- Born: March 2, 1893
- Died: April 16, 1955 (aged 62) Washington D.C.
- Other names: Mary C. White, Mary Alexander Held
- Occupation: aviatrix

= Mary C. Alexander =

American aviation pioneer

Mary Charlotte Alexander (March 2, 1893 – April 16, 1955) was an American aviation pioneer, one of the first women to become a commercial pilot.

Alexander and her husband opened the J. I. Alexander Motor Company, a Studebaker dealership, in Lynchburg, Virginia 1924. Mary served as president and treasurer and her husband was general manager and salesman. She was one of the first women to be president of an automobile dealership in Virginia. The company did well and expanded in 1927. She took flying lessons in 1929, after her divorce, saying "she wanted to be able to add sales of airplanes to her Lynchburg automobile dealership," even though the business had closed or was closing. She started lessons at Roosevelt Field on Long Island, and graduated from the Curtiss Wright Flying School in Baltimore, Maryland, their first female graduate.

Alexander was one of the twenty-six charter members of the first association of women aviators, the Ninety-Nines, at a time when there were only 117 licensed women pilots in the United States. Alexander was outspoken in defense of women, especially mothers, who made the choice to pursue flying. She often combined her parenting with her flying, once hosting an "air party" for her daughter and her friends in 1930, flying them over the Gulf of Mexico. Amelia Earhart called her "The Flying Grandmother" in her book The Fun of It, and credited Alexander with promoting aviation as "a serious endeavor, rather than a dangerous novelty."

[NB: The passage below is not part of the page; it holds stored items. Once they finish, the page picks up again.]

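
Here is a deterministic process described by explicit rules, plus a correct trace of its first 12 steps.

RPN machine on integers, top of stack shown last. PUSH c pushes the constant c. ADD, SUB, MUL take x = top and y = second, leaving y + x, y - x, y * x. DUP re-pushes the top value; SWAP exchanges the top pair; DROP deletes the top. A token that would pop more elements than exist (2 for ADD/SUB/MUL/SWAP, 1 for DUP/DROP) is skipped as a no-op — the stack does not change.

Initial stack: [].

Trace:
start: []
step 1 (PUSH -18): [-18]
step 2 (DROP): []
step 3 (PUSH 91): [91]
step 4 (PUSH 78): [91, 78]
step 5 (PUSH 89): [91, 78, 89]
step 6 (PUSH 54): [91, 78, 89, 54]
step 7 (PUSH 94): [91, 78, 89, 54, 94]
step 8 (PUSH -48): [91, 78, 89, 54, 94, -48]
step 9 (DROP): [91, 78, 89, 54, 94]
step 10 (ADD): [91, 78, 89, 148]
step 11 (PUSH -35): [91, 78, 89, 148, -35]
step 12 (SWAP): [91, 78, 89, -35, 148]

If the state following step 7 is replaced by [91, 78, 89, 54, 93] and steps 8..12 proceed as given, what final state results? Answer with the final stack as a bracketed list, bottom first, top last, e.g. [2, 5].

state after step 7 := [91, 78, 89, 54, 93]
step 8 (PUSH -48): [91, 78, 89, 54, 93, -48]
step 9 (DROP): [91, 78, 89, 54, 93]
step 10 (ADD): [91, 78, 89, 147]
step 11 (PUSH -35): [91, 78, 89, 147, -35]
step 12 (SWAP): [91, 78, 89, -35, 147]

[91, 78, 89, -35, 147]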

 She was listed in the Lynchburg city directory as an aviatrix. She flew at air shows in her Moth open cockpit airplane, but was not a barnstormer. She earned her transport pilot's license in the early 1930s and used a Virginia National Guard airfield in Virginia Beach to start a regularly scheduled flight service to Washington, D.C., which lasted almost two years. In the late 1930s she was reporting on her activities with the Los Angeles Chapter of the Ninety-Nines, saying that she had left a job at Lockheed. By the end of the 1930s she had stopped flying and took a job with Pan American Airways.

She was a Virginia Women in History honoree from the Library of Virginia. She is on the National Air and Space Museum's Wall of Honor.

==Early life and education==
Alexander was born Mary White to William White and Mary Ella (Ferguson) White. She stated that she had attended Immaculata Seminary in Washington, D.C. She married John Ira Alexander in Baltimore, Maryland, on November 28, 1911, the couple had two children and divorced in January 1929. She later married Emil Charles Held and they lived in the DC area, while she pursued an interest in art, teaching painting classes at the Federal Supply Offices in Washington, D.C. She died of "a heart ailment" in Washington, D.C., on April 16, 1955. Since her husband served in World War I, she was buried in Arlington National Cemetery.